Year Listed: 1992, 1999
Location: Aberdeen, Grays Harbor County
Politician, lumber magnate, real estate developer, and philanthropist Edward C. Finch opened his eponymous building at Heron and H Streets in downtown Aberdeen on April 1, 1910, about 20 years after the town’s incorporation. The Finch Building was the first in town with an elevator and the first commercial building to make use of reinforced concrete. The building’s Renaissance Revival design by the noted Seattle architect A. Warren Gould featured terra cotta details, and six storefronts which were active into the 1970s.
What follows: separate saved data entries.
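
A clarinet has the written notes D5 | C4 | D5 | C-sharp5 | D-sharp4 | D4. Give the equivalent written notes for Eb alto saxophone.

First find concert pitch: the A clarinet sounds a minor third below written, so D5 C4 D5 C-sharp5 D-sharp4 D4 sounds B4 A3 B4 A#4 B#3 B3.
Then write for Eb alto saxophone: it sounds a major sixth below written, so the part must be a major sixth above concert.
B4 → G#5
A3 → F#4
B4 → G#5
A#4 → F##5
B#3 → G##4
B3 → G#4

G#5 F#4 G#5 F##5 G##4 G#4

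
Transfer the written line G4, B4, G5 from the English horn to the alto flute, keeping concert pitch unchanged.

First find concert pitch: the English horn sounds a perfect fifth below written, so G4 B4 G5 sounds C4 E4 C5.
Then write for alto flute: it sounds a perfect fourth below written, so the part must be a perfect fourth above concert.
C4 → F4
E4 → A4
C5 → F5

F4 A4 F5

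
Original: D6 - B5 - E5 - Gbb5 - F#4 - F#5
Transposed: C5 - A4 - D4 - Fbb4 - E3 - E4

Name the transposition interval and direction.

down a major ninth

From D6 to C5 is 9 letter names — a ninth of some quality.
C5 to D6 is 14 semitones, which makes it a major ninth; the second version is lower, so the direction is down.
Checking another pair — F#5 → E4 — gives the same interval.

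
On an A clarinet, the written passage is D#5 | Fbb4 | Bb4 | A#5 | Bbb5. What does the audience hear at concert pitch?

B#4 Dbb4 G4 F##5 Gb5

Written C4 on the A clarinet sounds as A3, a minor third lower; apply that shift to every note.
D#5 becomes B#4
Fbb4 becomes Dbb4
Bb4 becomes G4
A#5 becomes F##5
Bbb5 becomes Gb5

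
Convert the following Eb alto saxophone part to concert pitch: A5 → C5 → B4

C5 Eb4 D4

The Eb alto saxophone sounds a major sixth below written, so transpose each written note down a major sixth.
A5 becomes C5
C5 becomes Eb4
B4 becomes D4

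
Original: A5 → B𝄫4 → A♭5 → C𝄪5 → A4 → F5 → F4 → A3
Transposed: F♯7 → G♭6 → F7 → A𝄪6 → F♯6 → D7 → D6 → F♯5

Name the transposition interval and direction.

up a major thirteenth

From A5 to F#7 is 13 letter names — a thirteenth of some quality.
A5 to F#7 is 21 semitones, which makes it a major thirteenth; the second version is higher, so the direction is up.
Checking another pair — A3 → F#5 — gives the same interval.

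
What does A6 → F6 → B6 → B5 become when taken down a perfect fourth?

E6 C6 F#6 F#5

A perfect fourth down from A6 gives E6.
F6: a fourth down reaches C, and 5 semitones makes it C6.
B6 down a perfect fourth is F#6.
A perfect fourth down from B5 gives F#5.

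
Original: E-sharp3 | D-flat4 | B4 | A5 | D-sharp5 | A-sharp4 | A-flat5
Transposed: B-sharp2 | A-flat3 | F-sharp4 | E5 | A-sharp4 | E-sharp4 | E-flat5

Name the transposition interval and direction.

From E#3 to B#2 is 4 letter names — a fourth of some quality.
B#2 to E#3 is 5 semitones, which makes it a perfect fourth; the second version is lower, so the direction is down.
Checking another pair — Ab5 → Eb5 — gives the same interval.

down a perfect fourth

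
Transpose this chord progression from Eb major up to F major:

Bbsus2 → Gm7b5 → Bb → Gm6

Eb major up to F major is a major second; each chord root moves by that interval while the quality stays the same.
Bbsus2: root Bb up a major second → C, giving Csus2.
Gm7b5: root G up a major second → A, giving Am7b5.
Bb: root Bb up a major second → C, giving C.
Gm6: root G up a major second → A, giving Am6.

Csus2 Am7b5 C Am6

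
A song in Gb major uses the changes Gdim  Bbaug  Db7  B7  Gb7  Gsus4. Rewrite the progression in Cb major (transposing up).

Cdim Ebaug Gb7 E7 Cb7 Csus4

Gb major up to Cb major is a perfect fourth; each chord root moves by that interval while the quality stays the same.
Gdim: root G up a perfect fourth → C, giving Cdim.
Bbaug: root Bb up a perfect fourth → Eb, giving Ebaug.
Db7: root Db up a perfect fourth → Gb, giving Gb7.
B7: root B up a perfect fourth → E, giving E7.
Gb7: root Gb up a perfect fourth → Cb, giving Cb7.
Gsus4: root G up a perfect fourth → C, giving Csus4.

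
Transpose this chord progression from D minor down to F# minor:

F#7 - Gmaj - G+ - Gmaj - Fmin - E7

D minor down to F# minor is a minor sixth; each chord root moves by that interval while the quality stays the same.
F#7: root F# down a minor sixth → A#, giving A#7.
Gmaj: root G down a minor sixth → B, giving Bmaj.
G+: root G down a minor sixth → B, giving B+.
Gmaj: root G down a minor sixth → B, giving Bmaj.
Fmin: root F down a minor sixth → A, giving Amin.
E7: root E down a minor sixth → G#, giving G#7.

A#7 Bmaj B+ Bmaj Amin G#7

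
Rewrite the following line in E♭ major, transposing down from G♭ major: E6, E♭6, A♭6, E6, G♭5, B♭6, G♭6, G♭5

From G♭ down to E♭ is a minor third; apply that to each pitch.
E6 gives C#6
Eb6 gives C6
Ab6 gives F6
E6 gives C#6
Gb5 gives Eb5
Bb6 gives G6
Gb6 gives Eb6
Gb5 gives Eb5

C#6 C6 F6 C#6 Eb5 G6 Eb6 Eb5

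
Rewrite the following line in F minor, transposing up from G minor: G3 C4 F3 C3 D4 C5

G minor to F minor up is a minor seventh, so every note moves up by that interval.
G3 to F4
C4 to Bb4
F3 to Eb4
C3 to Bb3
D4 to C5
C5 to Bb5

F4 Bb4 Eb4 Bb3 C5 Bb5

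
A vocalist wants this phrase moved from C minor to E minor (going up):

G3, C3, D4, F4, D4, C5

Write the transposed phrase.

B3 E3 F#4 A4 F#4 E5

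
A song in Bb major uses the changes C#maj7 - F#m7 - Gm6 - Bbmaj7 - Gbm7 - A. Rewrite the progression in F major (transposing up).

Bb major up to F major is a perfect fifth; each chord root moves by that interval while the quality stays the same.
C#maj7: root C# up a perfect fifth → G#, giving G#maj7.
F#m7: root F# up a perfect fifth → C#, giving C#m7.
Gm6: root G up a perfect fifth → D, giving Dm6.
Bbmaj7: root Bb up a perfect fifth → F, giving Fmaj7.
Gbm7: root Gb up a perfect fifth → Db, giving Dbm7.
A: root A up a perfect fifth → E, giving E.

G#maj7 C#m7 Dm6 Fmaj7 Dbm7 E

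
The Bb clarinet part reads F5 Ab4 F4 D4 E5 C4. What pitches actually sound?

Eb5 Gb4 Eb4 C4 D5 Bb3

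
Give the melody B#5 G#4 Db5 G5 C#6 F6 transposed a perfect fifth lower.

B#5 to E#5
G#4 to C#4
Db5 to Gb4
G5 to C5
C#6 to F#5
F6 to Bb5

E#5 C#4 Gb4 C5 F#5 Bb5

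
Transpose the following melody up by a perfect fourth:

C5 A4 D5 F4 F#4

F5 D5 G5 Bb4 B4

A perfect fourth up from C5 gives F5.
A4 up a perfect fourth is D5.
D5 up a perfect fourth is G5.
A perfect fourth up from F4 gives Bb4.
F#4 up a perfect fourth is B4.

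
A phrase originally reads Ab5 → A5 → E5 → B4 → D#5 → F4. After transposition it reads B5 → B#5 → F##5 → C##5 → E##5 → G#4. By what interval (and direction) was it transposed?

up an augmented second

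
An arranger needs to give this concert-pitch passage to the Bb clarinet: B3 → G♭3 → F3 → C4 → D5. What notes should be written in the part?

C#4 Ab3 G3 D4 E5

Written C4 sounds as Bb3 on the Bb clarinet, so concert pitches are written a major second up.
B3 -> C#4
Gb3 -> Ab3
F3 -> G3
C4 -> D4
D5 -> E5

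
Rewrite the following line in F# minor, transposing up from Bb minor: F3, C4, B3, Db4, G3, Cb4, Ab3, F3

C#4 G#4 F##4 A4 D#4 G4 E4 C#4

Bb minor to F# minor up is an augmented fifth, so every note moves up by that interval.
F3 becomes C#4
C4 becomes G#4
B3 becomes F##4
Db4 becomes A4
G3 becomes D#4
Cb4 becomes G4
Ab3 becomes E4
F3 becomes C#4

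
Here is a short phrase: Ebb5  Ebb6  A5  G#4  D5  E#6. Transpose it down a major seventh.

Ebb5 to Fbb4
Ebb6 to Fbb5
A5 to Bb4
G#4 to A3
D5 to Eb4
E#6 to F#5

Fbb4 Fbb5 Bb4 A3 Eb4 F#5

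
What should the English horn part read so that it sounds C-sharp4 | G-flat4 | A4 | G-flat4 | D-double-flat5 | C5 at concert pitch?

G#4 Db5 E5 Db5 Abb5 G5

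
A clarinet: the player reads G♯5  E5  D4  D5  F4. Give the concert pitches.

The A clarinet sounds a minor third below written, so transpose each written note down a minor third.
G#5 → E#5
E5 → C#5
D4 → B3
D5 → B4
F4 → D4

E#5 C#5 B3 B4 D4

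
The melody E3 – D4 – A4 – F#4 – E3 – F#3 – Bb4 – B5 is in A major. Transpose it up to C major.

G3 F4 C5 A4 G3 A3 Db5 D6

From A up to C is a minor third; apply that to each pitch.
E3 → G3
D4 → F4
A4 → C5
F#4 → A4
E3 → G3
F#3 → A3
Bb4 → Db5
B5 → D6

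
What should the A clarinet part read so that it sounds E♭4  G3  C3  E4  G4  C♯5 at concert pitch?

Gb4 Bb3 Eb3 G4 Bb4 E5

The A clarinet sounds a minor third below written, so the written part must be a minor third above concert — transpose each note up.
Eb4 to Gb4
G3 to Bb3
C3 to Eb3
E4 to G4
G4 to Bb4
C#5 to E5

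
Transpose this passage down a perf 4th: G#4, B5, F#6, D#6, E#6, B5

A perfect fourth down from G#4 gives D#4.
B5 down a perfect fourth is F#5.
F#6: a fourth down reaches C, and 5 semitones makes it C#6.
D#6 down a perfect fourth is A#5.
E#6: a fourth down reaches B, and 5 semitones makes it B#5.
B5: a fourth down reaches F, and 5 semitones makes it F#5.

D#4 F#5 C#6 A#5 B#5 F#5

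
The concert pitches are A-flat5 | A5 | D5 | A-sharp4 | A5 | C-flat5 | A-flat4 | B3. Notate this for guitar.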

The Finch Building was largely unaltered on the exterior when first listed as Most Endangered in 1992 and again in 1999, but by the latter date all the storefronts were boarded up. The interior had suffered a great deal of deterioration. Other Washington Trust efforts to save the building, led by treasurer Les Tonkin, a Seattle architect, included city council testimony and the filing of an affidavit supporting preservation. The affidavit stated that the city was not paying heed to the options for preservation stated in the 1998 Final Environmental Impact Statement. Recognized city needs, such as a library and downtown affordable housing, were among the possible uses, and developers had expressed interest. However, the city of Aberdeen declined to accept any renovation proposals.
The Finch Building was demolished on April 5, 1999 at age 89 years and five days.